Nesta terça-feira (14 de abril de 2026), em posicionamento oficial divulgado durante o julgamento em Salvador, a Anistia Internacional afirmou que a condenação dos réus pelo assassinato da líder quilombola e ialorixá Mãe Bernadete é a oportunidade de o Brasil firmar um pacto com a proteção de defensores de direitos humanos. A manifestação ocorre no que deve ser o último dia do júri popular de Arielson da Conceição Santos e Marílio dos Santos, acusados pela execução de Maria Bernadete Pacífico, em 2023, no município baiano de Simões Filho.

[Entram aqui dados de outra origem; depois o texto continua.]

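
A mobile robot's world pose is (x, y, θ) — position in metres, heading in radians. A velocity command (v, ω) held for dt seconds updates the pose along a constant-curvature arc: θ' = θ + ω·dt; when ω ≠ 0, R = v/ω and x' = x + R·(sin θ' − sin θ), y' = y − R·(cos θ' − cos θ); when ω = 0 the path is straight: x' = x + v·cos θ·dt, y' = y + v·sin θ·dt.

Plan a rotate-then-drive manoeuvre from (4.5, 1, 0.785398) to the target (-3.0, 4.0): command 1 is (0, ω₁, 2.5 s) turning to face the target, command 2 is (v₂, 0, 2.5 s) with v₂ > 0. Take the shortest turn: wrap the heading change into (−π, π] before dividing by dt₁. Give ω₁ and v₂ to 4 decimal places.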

Para a organização, o julgamento é um teste do compromisso do Estado com a proteção de quem defende direitos. A Anistia destacou que o caso vem se desenrolando com atraso e exige uma resposta à altura da gravidade do crime, ressaltando que a justiça por Mãe Bernadete representa também justiça para as comunidades quilombolas em todo o país, após anos de ameaças denunciadas e ignoradas pelo poder público.
Mãe Bernadete foi assassinada aos 72 anos, com 25 tiros, dentro de sua casa na sede do Quilombo Pitanga dos Palmares, em 17 de agosto de 2023. Na ocasião, homens armados invadiram a comunidade, mantiveram familiares como reféns e executaram a ialorixá. Ela era uma das lideranças da Coordenação Nacional de Articulação das Comunidades Negras Rurais Quilombolas e uma voz ativa na defesa do território, na luta contra o racismo e na busca por respostas pela morte de seu filho, Flávio Gabriel Pacífico dos Santos, o Binho do Quilombo, assassinado em 2017.
O crime ocorreu mesmo com a vítima integrada ao Programa de Proteção aos Defensores de Direitos Humanos, do Ministério dos Direitos Humanos e da Cidadania. Os réus Arielson e Marílio são acusados de homicídio qualificado por motivo torpe, meio cruel, com impossibilidade de defesa da vítima e utilização de arma de uso restrito. Arielson também responde pelo crime de roubo.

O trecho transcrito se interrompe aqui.